Uno degli spettacoli meno edificanti della nostra democrazia è l’iter di approvazione della legge di Bilancio. Da più lustri avviene con un sonoro ceffone inferto alle Camere cui viene di fatto impedito di poter discutere il provvedimento più importante del Governo nei tempi e nelle modalità degne di una vera democrazia parlamentare. Il rituale è sempre lo stesso. Il Governo presenta la sua proposta. Le opposizioni sfornano valanghe di emendamenti. Gli stessi partiti di partiti di maggioranza si divertono a scriverne a bizzeffe come se la proposta del Governo non fosse anche la loro. Poi i tempi non bastano. Si ricorre a tagliole o ad altri espedienti procedurali per snellire i lavori parlamentari.
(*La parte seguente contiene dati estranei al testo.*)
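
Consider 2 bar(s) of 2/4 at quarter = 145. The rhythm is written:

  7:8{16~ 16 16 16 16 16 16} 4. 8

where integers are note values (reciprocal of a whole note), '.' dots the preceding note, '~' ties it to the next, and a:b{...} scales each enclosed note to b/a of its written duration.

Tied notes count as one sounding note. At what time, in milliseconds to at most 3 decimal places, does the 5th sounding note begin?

1. 0.0ms @ 0 + 236.453ms (4/7)
2. 236.453ms @ 4/7 + 118.227ms (2/7)
3. 354.68ms @ 6/7 + 118.227ms (2/7)
4. 472.906ms @ 8/7 + 118.227ms (2/7)
5. 591.133ms @ 10/7 + 118.227ms (2/7)
6. 709.36ms @ 12/7 + 118.227ms (2/7)
7. 827.586ms @ 2 + 620.69ms (3/2)
8. 1448.276ms @ 7/2 + 206.897ms (1/2)

note 5 onset = 10/7b = 591.133ms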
E alla fine il Governo, per evitare di ricorrere all’esercizio provvisorio, in fretta e furia, scrive un maxi-emendamento composto da un articolo e centinaia di commi che a volte i parlamentari non fano neanche in tempo a leggere, pone la questione di fiducia, mandando all’aria tutto il lavoro di deputati e senatori.
Finirà così anche quest’anno? La maggioranza è stata richiamata all’ordine da Meloni e a parte tre emendamenti della Lega ha rispettato la consegna. Le opposizioni hanno proposto 2600 emendamenti come se la forza di chi è contro il governo si misurasse in base al numero degli emendamenti. Poiché l’ostruzionismo ormai è un’arma spuntata, intasare i lavori parlamentari con migliaia di emendamenti non ha molto senso. Tanto si sa che così si fornisce alla maggioranza un argomento in più per ricorrere a maxi-emendamento e voto di fiducia.
Molto più serio sarebbe presentare pochi ma validi e importanti emendamenti ed esigere su quelli un confronto con la maggioranza visibile e comprensibile non solo in Parlamento ma anche presso l’opinione pubblica. Ci si può ancora provare. Schlein, Conte, Calenda, Renzi facciano un passaggio formale verso Meloni. Chiedano di poter discutere e votare un centinaio di emendamenti strategici e ritirino tutti gli altri In questo modo ci sarà tempo per un esame approfondito e magari anche un parziale accoglimento di qualche ragionevole proposta di modifica. Ma risparmiateci l’umiliazione del Parlamento. Non è più tollerabile.